3.2 Le 28 juin 2000, B. a envoyé un message au Bureau de représentation de ZZ., rappelant qu’il y avait de nouvelles règles à respecter en matière de corruption. Sachant que quelques clients exerçaient des fonctions officielles au gouvernement, afin de poursuivre la relation existante, il avait besoin d’une bonne explication selon laquelle les fonds sur les comptes de H. ne provenaient pas de la corruption. En l’absence d’une telle explication et s’il restait le moindre doute sur l’origine des fonds déposés, il faudrait clore la relation (cl. annexes 7 pièces non numérotée, entre p. 002184 et 2185).

3.3 Par mémo du 4 juillet 2000, KK. et LL. ont informé B. qu’à côté de son emploi au gouvernement, le client titulaire des comptes nos 4 et 15 avait deux partenaires actifs dans la construction de bâtiments dans le quartier de ZZZ. Eux construisaient et lui vendait, les fonds versés sur ses comptes provenant de commissions qu’il percevait sur les ventes (cl. IG 24.2 p. 10000644).

3.4 Le 22 novembre 2001, II. a envoyé au service juridique de la succursale de Zurich la liste de ses clients exerçant des fonctions publiques au sens large, parmi lesquels figurait H., dont les fonds en dépôt atteignaient USD 2'298’796 (cl. annexes 7 p. 002187).

4. Du compte de I.

4.1 Par mémo du 9 juillet 1999, adressé au kardex avec copie au dossier, au service juridique ainsi qu’à la révision interne et visé par B., EE., gestionnaire du compte no 5 a indiqué que ce client était fonctionnaire, chef du fisc («Financial Bureau») de l’Etat de ZZ. Selon les indications du Bureau de représentation, le compte devait être crédité de USD 312'790 provenant de la vente d’un appartement. Il demandait l’approbation de l’ouverture du compte et précisait qu’il examinerait régulièrement celui-ci, en particulier les entrées et sorties (cl. IG 24.4 p. 10001162).

- 38 -

4.2 Le 28 juin 2000, B. a envoyé un message au Bureau de représentation de ZZ., rappelant qu’il y avait de nouvelles règles à respecter en matière de corruption. Sachant que quelques clients exerçaient des fonctions officielles au gouvernement, afin de poursuivre la relation existante, il avait besoin d’une bonne explication selon laquelle les fonds sur le compte de I. ne provenaient pas de la corruption. En l’absence d’une telle explication et s’il restait le moindre doute sur l’origine des fonds déposés, il faudrait clore la relation (cl. annexes 7 pièces non numérotée, entre p. 002184 et 2185). Le Bureau de représentation n’a pas répondu à ce message.

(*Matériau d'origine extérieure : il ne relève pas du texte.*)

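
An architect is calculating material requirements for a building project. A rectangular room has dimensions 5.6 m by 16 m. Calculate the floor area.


Shape: rectangle
Length l = 5.6 m, Width w = 16 m
Formula: A = l * w
A = 5.6 * 16
A = 89.6
89.6 m^2


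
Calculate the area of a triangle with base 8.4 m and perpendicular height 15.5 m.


Shape: triangle
Base b = 8.4 m, Height h = 15.5 m
Formula: A = (1/2) * b * h
A = 0.5 * 8.4 * 15.5
A = 0.5 * 130.2
A = 65.1
65.1 m^2


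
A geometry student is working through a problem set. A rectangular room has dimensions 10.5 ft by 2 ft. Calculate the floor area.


Shape: rectangle
Length l = 10.5 ft, Width w = 2 ft
Formula: A = l * w
A = 10.5 * 2
A = 21
21 ft^2


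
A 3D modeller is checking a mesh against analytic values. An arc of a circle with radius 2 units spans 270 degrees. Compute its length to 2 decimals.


Shape: circular arc
Radius r = 2 units, Angle = 270 degrees
Formula: L = (angle/360) * 2 * pi * r
2 * pi * r = 4 * pi
L = (270/360) * 4 * pi
L = 3 * pi
L = 9.42
9.42 units


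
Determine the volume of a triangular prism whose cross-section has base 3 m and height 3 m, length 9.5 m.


Shape: triangular prism
Triangle base = 3 m, triangle height = 3 m, prism length L = 9.5 m
Formula: V = (1/2 * b * h_tri) * L
Cross-section area = 0.5 * 3 * 3 = 4.5
V = 4.5 * 9.5
V = 42.75
42.75 m^3


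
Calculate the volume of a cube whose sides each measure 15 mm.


Shape: cube
Side s = 15 mm
Formula: V = s^3
V = 15 * 15 * 15
V = 225 * 15
V = 3375
3375 mm^3


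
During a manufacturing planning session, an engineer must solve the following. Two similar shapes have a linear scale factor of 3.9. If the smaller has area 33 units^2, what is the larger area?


Linear scale factor k = 3.9
Original area = 33 units^2
Rule: under a linear scaling by k, areas scale by k^2.
k^2 = 3.9^2 = 15.21
New area = 33 * 15.21
New area = 501.93
501.93 units^2


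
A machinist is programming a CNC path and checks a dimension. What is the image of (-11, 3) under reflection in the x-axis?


Transformation: reflection
Original point: (-11, 3)
Rule for reflection over the x-axis: (x, y) -> (x, -y)
Apply: (-11, 3) -> (-11, -3)
(-11, -3)


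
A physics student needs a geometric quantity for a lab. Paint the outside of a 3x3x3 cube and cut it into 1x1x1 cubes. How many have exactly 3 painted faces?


Large cube: 3 x 3 x 3, cut into unit cubes.
Cubes with 3 painted faces are at the corners. A cube always has 8 corners.
Count = 8
8 unit cubes


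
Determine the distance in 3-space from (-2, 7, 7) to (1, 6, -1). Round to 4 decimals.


3D distance between two points
P1 = (-2, 7, 7), P2 = (1, 6, -1)
Formula: d = sqrt((x2-x1)^2 + (y2-y1)^2 + (z2-z1)^2)
dx = 1 - -2 = 3
dy = 6 - 7 = -1
dz = -1 - 7 = -8
dx^2 + dy^2 + dz^2 = 9 + 1 + 64 = 74
d = sqrt(74)
d = 8.6023
8.6023 units


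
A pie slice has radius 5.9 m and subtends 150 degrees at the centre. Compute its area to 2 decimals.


Shape: circular sector
Radius r = 5.9 m, Angle = 150 degrees
Formula: A = (angle/360) * pi * r^2
r^2 = 34.81
Fraction of circle = 150/360
A = (150/360) * pi * 34.81
A = 14.504167 * pi
A = 45.57
45.57 m^2


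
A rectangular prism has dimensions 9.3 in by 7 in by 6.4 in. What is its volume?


Shape: rectangular prism
l = 9.3 in, w = 7 in, h = 6.4 in
Formula: V = l * w * h
V = 9.3 * 7 * 6.4
V = 65.1 * 6.4
V = 416.64
416.64 in^3


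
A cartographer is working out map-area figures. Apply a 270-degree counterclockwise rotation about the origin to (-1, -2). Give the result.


Transformation: rotation about the origin
Original point: (-1, -2)
Rule for 270 deg counterclockwise: (x, y) -> (y, -x)
Apply: (-1, -2) -> (-2, 1)
(-2, 1)


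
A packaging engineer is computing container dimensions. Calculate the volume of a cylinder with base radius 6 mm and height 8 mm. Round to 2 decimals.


Shape: cylinder
Radius r = 6 mm, Height h = 8 mm
Formula: V = pi * r^2 * h
r^2 = 36
V = pi * 36 * 8
V = 288 * pi
V = 904.78
904.78 mm^3


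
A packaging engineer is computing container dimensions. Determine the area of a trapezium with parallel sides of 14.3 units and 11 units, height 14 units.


Shape: trapezoid
Parallel sides a = 14.3 units, b = 11 units; Height h = 14 units
Formula: A = (a + b) * h / 2
a + b = 14.3 + 11 = 25.3
A = 25.3 * 14 / 2
A = 354.2 / 2
A = 177.1
177.1 units^2


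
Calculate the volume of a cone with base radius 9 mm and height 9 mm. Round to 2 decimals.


Shape: cone
Radius r = 9 mm, Height h = 9 mm
Formula: V = (1/3) * pi * r^2 * h
r^2 = 81
pi * r^2 * h = pi * 81 * 9 = 729 * pi
V = 729 * pi / 3
V = 763.41
763.41 mm^3


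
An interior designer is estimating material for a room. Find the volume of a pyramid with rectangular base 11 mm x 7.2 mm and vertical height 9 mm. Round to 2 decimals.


Shape: rectangular pyramid
Base: 11 mm x 7.2 mm, Height h = 9 mm
Formula: V = (1/3) * base_area * h
base_area = 11 * 7.2 = 79.2
base_area * h = 79.2 * 9 = 712.8
V = 712.8 / 3
V = 237.6
237.6 mm^3


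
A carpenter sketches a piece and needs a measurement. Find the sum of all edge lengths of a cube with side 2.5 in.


Shape: cube
Side s = 2.5 in
A cube has 12 edges, all equal.
Formula: total edge length = 12 * s
Total = 12 * 2.5
Total = 30
30 in


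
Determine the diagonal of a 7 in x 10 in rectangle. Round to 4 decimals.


Shape: rectangle (diagonal via Pythagoras)
Sides: 7 in and 10 in
Formula: d = sqrt(l^2 + w^2)
l^2 = 49, w^2 = 100
l^2 + w^2 = 149
d = sqrt(149)
d = 12.2066
12.2066 in


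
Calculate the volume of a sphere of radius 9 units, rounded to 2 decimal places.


Shape: sphere
Radius r = 9 units
Formula: V = (4/3) * pi * r^3
r^3 = 729
(4/3) * 729 = 972
V = 972 * pi
V = 3053.63
3053.63 units^3


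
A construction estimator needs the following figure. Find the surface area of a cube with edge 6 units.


Shape: cube
Side s = 6 units
A cube has 6 square faces.
Formula: SA = 6 * s^2
s^2 = 36
SA = 6 * 36
SA = 216
216 units^2


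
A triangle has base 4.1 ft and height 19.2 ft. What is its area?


Shape: triangle
Base b = 4.1 ft, Height h = 19.2 ft
Formula: A = (1/2) * b * h
A = 0.5 * 4.1 * 19.2
A = 0.5 * 78.72
A = 39.36
39.36 ft^2


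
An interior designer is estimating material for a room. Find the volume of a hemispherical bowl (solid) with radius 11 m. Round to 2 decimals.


Shape: hemisphere (half of a sphere)
Radius r = 11 m
Formula: V = (1/2) * (4/3) * pi * r^3 = (2/3) * pi * r^3
r^3 = 1331
(2/3) * 1331 = 887.333333
V = 887.333333 * pi
V = 2787.64
2787.64 m^3


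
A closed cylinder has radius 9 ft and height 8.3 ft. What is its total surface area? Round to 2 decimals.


Shape: closed cylinder
Radius r = 9 ft, Height h = 8.3 ft
Formula: SA = 2*pi*r^2 + 2*pi*r*h = 2*pi*r*(r + h)
r + h = 17.3
2 * r * (r + h) = 2 * 9 * 17.3 = 311.4
SA = 311.4 * pi
SA = 978.29
978.29 ft^2


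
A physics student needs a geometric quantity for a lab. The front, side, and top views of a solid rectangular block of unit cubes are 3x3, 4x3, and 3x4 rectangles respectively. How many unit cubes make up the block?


Orthographic views of a solid rectangular block:
Front view 3 x 3 -> length = 3, height = 3
Side view 4 x 3 -> width = 4, height = 3 (consistent)
Top view 3 x 4 -> confirms length = 3, width = 4
The block is 3 x 4 x 3.
Total unit cubes = 3 * 4 * 3 = 36
36 unit cubes


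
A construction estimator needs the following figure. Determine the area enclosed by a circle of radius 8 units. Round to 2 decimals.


Shape: circle
Radius r = 8 units
Formula: A = pi * r^2
r^2 = 8^2 = 64
A = pi * 64
A = 201.06
201.06 units^2


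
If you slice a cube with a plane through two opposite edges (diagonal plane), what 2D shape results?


Solid: cube
Cutting plane: through two opposite edges (diagonal plane)
Visualize the intersection of the plane with the solid's surface.
The boundary of the cut region is a rectangle.
rectangle


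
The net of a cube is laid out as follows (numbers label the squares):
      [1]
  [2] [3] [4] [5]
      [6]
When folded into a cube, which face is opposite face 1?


Net: cross layout. Take square 3 as the base (bottom).
Fold the four squares in the horizontal row up around 3: 2 -> left, 4 -> right, 5 wraps to the top.
Fold 1 and 6 up from 3: 1 -> back, 6 -> front.
Opposite pairs are therefore: (1, 6), (2, 4), (3, 5).
Face 1 is opposite face 6.
face 6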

4.3 Lors de sa venue à ZZ. à l’automne 2000, A. n’a pas questionné JJ. sur les clients dont les comptes étaient visés par le courrier électronique du 28 juin 2000 alors même que le dernier nommé n’avait donné aucune réponse relative à son client I., ni été à nouveau questionné par B. ou BB. Son rapport de visite ne faisait pas non plus mention du résultat de la mission qui lui avait été confiée par le Comité de conformité en date du 4 août 2000 (voir infra let. P.2.3 ; cl. IG 26 p. 12150013 et cl. annexes 65 p. 650199).

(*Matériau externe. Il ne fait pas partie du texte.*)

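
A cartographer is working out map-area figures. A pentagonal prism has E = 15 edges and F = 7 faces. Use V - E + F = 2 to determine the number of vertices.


Polyhedron: pentagonal prism
Euler's formula for convex polyhedra: V - E + F = 2
Given: E = 15 edges and F = 7 faces
Solve for V:
V = 2 + E - F = 2 + 15 - 7 = 10
10 vertices


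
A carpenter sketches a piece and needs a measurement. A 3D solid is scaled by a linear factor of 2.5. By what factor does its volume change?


Linear scale factor k = 2.5
Rule: under a linear scaling by k, volumes scale by k^3.
k^3 = 2.5 * 2.5 * 2.5
k^3 = 6.25 * 2.5
k^3 = 15.625
Volume scales by a factor of 15.625.
15.625 (dimensionless)


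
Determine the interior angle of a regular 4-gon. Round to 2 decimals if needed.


Shape: regular square (4 sides)
Formula: interior angle = (n - 2) * 180 / n
(n - 2) = 2
(n - 2) * 180 = 360
angle = 360 / 4
angle = 90
90 degrees


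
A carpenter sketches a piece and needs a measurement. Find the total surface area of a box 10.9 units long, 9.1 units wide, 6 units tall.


Shape: rectangular prism
l = 10.9 units, w = 9.1 units, h = 6 units
Formula: SA = 2(lw + lh + wh)
lw = 99.19, lh = 65.4, wh = 54.6
lw + lh + wh = 219.19
SA = 2 * 219.19
SA = 438.38
438.38 units^2


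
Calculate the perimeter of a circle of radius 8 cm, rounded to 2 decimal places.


Shape: circle
Radius r = 8 cm
Formula: C = 2 * pi * r
C = 2 * pi * 8
C = 16 * pi
C = 50.27
50.27 cm


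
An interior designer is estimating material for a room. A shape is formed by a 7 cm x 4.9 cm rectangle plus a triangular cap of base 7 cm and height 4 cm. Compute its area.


Composite shape: rectangle + triangle
Rectangle area = 7 * 4.9 = 34.3
Triangle area = 0.5 * 7 * 4 = 14
Total = 34.3 + 14
Total = 48.3
48.3 cm^2


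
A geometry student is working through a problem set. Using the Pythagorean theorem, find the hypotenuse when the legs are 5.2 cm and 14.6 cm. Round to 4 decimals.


Shape: right triangle
Legs a = 5.2 cm, b = 14.6 cm
Formula: c = sqrt(a^2 + b^2)
a^2 = 27.04, b^2 = 213.16
a^2 + b^2 = 240.2
c = sqrt(240.2)
c = 15.4984
15.4984 cm


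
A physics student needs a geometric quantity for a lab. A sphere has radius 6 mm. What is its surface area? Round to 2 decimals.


Shape: sphere
Radius r = 6 mm
Formula: SA = 4 * pi * r^2
r^2 = 36
SA = 4 * pi * 36
SA = 144 * pi
SA = 452.39
452.39 mm^2


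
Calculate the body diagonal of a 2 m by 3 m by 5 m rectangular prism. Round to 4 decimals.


Shape: rectangular box (space diagonal)
l = 2 m, w = 3 m, h = 5 m
Visualize: the diagonal of the base, then a right triangle with that diagonal and the height.
Formula: d = sqrt(l^2 + w^2 + h^2)
l^2 + w^2 + h^2 = 4 + 9 + 25 = 38
d = sqrt(38)
d = 6.1644
6.1644 m


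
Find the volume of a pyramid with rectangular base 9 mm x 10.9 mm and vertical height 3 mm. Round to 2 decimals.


Shape: rectangular pyramid
Base: 9 mm x 10.9 mm, Height h = 3 mm
Formula: V = (1/3) * base_area * h
base_area = 9 * 10.9 = 98.1
base_area * h = 98.1 * 3 = 294.3
V = 294.3 / 3
V = 98.1
98.1 mm^3


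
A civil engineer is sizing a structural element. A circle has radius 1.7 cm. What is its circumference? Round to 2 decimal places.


Shape: circle
Radius r = 1.7 cm
Formula: C = 2 * pi * r
C = 2 * pi * 1.7
C = 3.4 * pi
C = 10.68
10.68 cm


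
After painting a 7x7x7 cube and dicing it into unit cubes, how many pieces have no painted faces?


Large cube: 7 x 7 x 7, cut into unit cubes.
n = 7, so n - 2 = 5
Unpainted cubes form the interior (n - 2)^3 block.
(n - 2)^3 = 5^3 = 125
125 unit cubes


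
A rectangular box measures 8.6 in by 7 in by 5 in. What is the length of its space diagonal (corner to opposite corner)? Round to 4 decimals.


Shape: rectangular box (space diagonal)
l = 8.6 in, w = 7 in, h = 5 in
Visualize: the diagonal of the base, then a right triangle with that diagonal and the height.
Formula: d = sqrt(l^2 + w^2 + h^2)
l^2 + w^2 + h^2 = 73.96 + 49 + 25 = 147.96
d = sqrt(147.96)
d = 12.1639
12.1639 in


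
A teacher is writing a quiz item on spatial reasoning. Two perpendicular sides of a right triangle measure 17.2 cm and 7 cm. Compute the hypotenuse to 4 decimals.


Shape: right triangle
Legs a = 17.2 cm, b = 7 cm
Formula: c = sqrt(a^2 + b^2)
a^2 = 295.84, b^2 = 49
a^2 + b^2 = 344.84
c = sqrt(344.84)
c = 18.5699
18.5699 cm


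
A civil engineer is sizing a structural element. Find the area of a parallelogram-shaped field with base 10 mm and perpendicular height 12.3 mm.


Shape: parallelogram
Base b = 10 mm, Height h = 12.3 mm
Formula: A = b * h
A = 10 * 12.3
A = 123
123 mm^2


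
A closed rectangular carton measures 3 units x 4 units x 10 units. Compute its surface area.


Shape: rectangular prism
l = 3 units, w = 4 units, h = 10 units
Formula: SA = 2(lw + lh + wh)
lw = 12, lh = 30, wh = 40
lw + lh + wh = 82
SA = 2 * 82
SA = 164
164 units^2


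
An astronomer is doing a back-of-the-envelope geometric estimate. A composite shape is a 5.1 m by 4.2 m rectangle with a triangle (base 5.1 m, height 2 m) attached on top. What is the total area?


Composite shape: rectangle + triangle
Rectangle area = 5.1 * 4.2 = 21.42
Triangle area = 0.5 * 5.1 * 2 = 5.1
Total = 21.42 + 5.1
Total = 26.52
26.52 m^2


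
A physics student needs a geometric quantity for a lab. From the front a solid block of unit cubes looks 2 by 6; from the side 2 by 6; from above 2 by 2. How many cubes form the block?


Orthographic views of a solid rectangular block:
Front view 2 x 6 -> length = 2, height = 6
Side view 2 x 6 -> width = 2, height = 6 (consistent)
Top view 2 x 2 -> confirms length = 2, width = 2
The block is 2 x 2 x 6.
Total unit cubes = 2 * 2 * 6 = 24
24 unit cubes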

4.4 Le 22 novembre 2001, II. a envoyé au service juridique de la succursale de Zurich la liste de ses clients exerçant des fonctions publiques au sens large, parmi lesquels figurait I., dont les fonds en dépôt atteignaient USD 1'288’885 (cl. annexes 7 p. 002187).

5. Du compte de J. Par mémo du 3 septembre 1998 adressé au kardex, EE., gestionnaire du compte no 10, indiquait qu’au vu de la fonction publique du client, il examinerait régulièrement le compte, en particulier les entrées et sorties (cl. IG 24.3 p. 10001067).

6. Du compte de M.

6.1 Par mémo du 22 mai 2000, adressé au kardex avec copie au dossier, au service juridique ainsi qu’à la révision interne et visé par B., EE., gestionnaire du compte no 6 a indiqué que ce client était réviseur du gouvernement fédéral au Brésil. Selon les indications du bureau de représentation, le montant reçu était le produit de la vente d’un appartement (première en-

- 39 trée de USD 97'811). Il demandait l’approbation de l’ouverture du compte (cl. IG 24.4 p. 10001332).

6.2 Le 28 juin 2000, B. a envoyé un message au Bureau de représentation de ZZ., rappelant qu’il y avait de nouvelles règles à respecter en matière de corruption. Sachant que quelques clients exerçaient des fonctions officielles au gouvernement, afin de poursuivre la relation existante, il avait besoin d’une bonne explication selon laquelle les fonds sur le compte de M. ne provenaient pas de la corruption. En l’absence d’une telle explication et s’il restait le moindre doute sur l’origine des fonds déposés, il faudrait clore la relation (cl. annexes 7 pièces non numérotée, entre p. 002184 et 2185).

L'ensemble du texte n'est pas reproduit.